BICMA’s director, Jigme Wangdi, said that digital cable TV was started to improve the quality of service.

He said digitisation is also expected to help in acquiring the exact number of television users in the country. “Every TV would have a set-up box. This data is important because it allows what policy intervention is required and avoids tax evasion.”

According to the director, the digitisation service would help authorities convey information during disasters. “Everyone in the country will also have uniform channels.”

BICMA issued a notification stating it will not provide licences for new cable television operators this May.

According to a notification, licensing of new cable television (CATV) operators in the country was suspended until all the existing cable operators are fully digitalised.

It stated that until all the CATV operators in the country are digitised and interconnected with its multi-service operator, it is difficult for the authority to establish this requirement since the actual number of subscribers covered by the CATV operator cannot be fully validated.

However, the notification states that BICMA would make exceptions for applications to cover areas that have not been covered by any cable TV operators.

There are 96 cable operators in the country and two multi-service operators (MSO).

MSO is the television content distributor that receives television broadcasting services from broadcasters and sends the signals to cable TV operators.

Jigme Wangdi said that BICMA’s mandate is to foster healthy business competition that provides quality service to the consumers.

“Just because there is one service provider, it does not mean that there should be two or three service providers to promote competition,” he said, adding that service providers have to give quality service and ensure sustainable business.

NetCom Bhutan, a multi-service provider, has connected more than 60 operators with their signal.

An official from NetCom Bhutan said that there were challenges such as high-cost digital migration and the cost of distributing the signal to remote areas slowing the digitalisation of the cable TV industry.

“Migrating from analogue to digital system needs a lot of investment especially for operators in remote areas who do not have a big customer base,” the official said. “Buying digital equipment for their control room and for their subscribers has challenged them financially to get the digital signal from the MSO.”
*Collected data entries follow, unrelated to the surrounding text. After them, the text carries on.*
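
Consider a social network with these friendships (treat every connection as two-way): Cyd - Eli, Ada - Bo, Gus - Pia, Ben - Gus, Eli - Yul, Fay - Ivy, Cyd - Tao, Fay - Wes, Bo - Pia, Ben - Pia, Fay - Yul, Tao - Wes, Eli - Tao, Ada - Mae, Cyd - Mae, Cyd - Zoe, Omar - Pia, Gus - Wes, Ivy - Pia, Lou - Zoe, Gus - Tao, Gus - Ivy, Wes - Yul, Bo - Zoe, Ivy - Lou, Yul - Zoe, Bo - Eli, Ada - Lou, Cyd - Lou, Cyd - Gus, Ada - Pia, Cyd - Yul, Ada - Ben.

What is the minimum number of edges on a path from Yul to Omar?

Level 0: Yul
Level 1: Cyd, Eli, Fay, Wes, Zoe
Level 2: Bo, Gus, Ivy, Lou, Mae, Tao
Level 3: Ada, Ben, Pia
Level 4: Omar
Omar first appears at level 4.

4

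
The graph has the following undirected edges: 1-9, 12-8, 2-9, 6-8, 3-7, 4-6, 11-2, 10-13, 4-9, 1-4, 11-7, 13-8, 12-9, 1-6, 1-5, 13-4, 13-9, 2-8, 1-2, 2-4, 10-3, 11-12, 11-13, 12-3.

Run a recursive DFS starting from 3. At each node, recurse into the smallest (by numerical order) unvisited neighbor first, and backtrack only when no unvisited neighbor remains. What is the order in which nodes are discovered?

3, 7, 11, 2, 1, 4, 6, 8, 12, 9, 13, 10, 5

Visit 3
3 → 7
7 → 11
11 → 2
2 → 1
1 → 4
4 → 6
6 → 8
8 → 12
12 → 9
9 → 13
13 → 10
1 → 5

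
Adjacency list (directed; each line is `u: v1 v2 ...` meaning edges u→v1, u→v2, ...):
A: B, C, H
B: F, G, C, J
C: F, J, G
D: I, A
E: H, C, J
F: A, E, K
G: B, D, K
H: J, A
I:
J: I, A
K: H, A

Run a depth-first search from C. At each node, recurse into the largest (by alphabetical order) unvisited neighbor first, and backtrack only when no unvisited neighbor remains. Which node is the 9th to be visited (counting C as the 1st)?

Visit C
C → J
J → I
J → A
A → H
A → B
B → G
G → K
G → D
B → F
F → E

Visit order: C, J, I, A, H, B, G, K, D, F, E

D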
Another challenge that impedes the transition from analogue to digital cable TV service was the high cost of distributing signals to remote areas.

The official said that the lack of access to national optic fibre makes it more challenging to reach the signal to rural pockets.

NetCom Bhutan subscribes to telecom’s bandwidth services to distribute the signal.

Druk MSO’s promoter, Sherub Lhamo, said it is important that BICMA implements the notification strictly.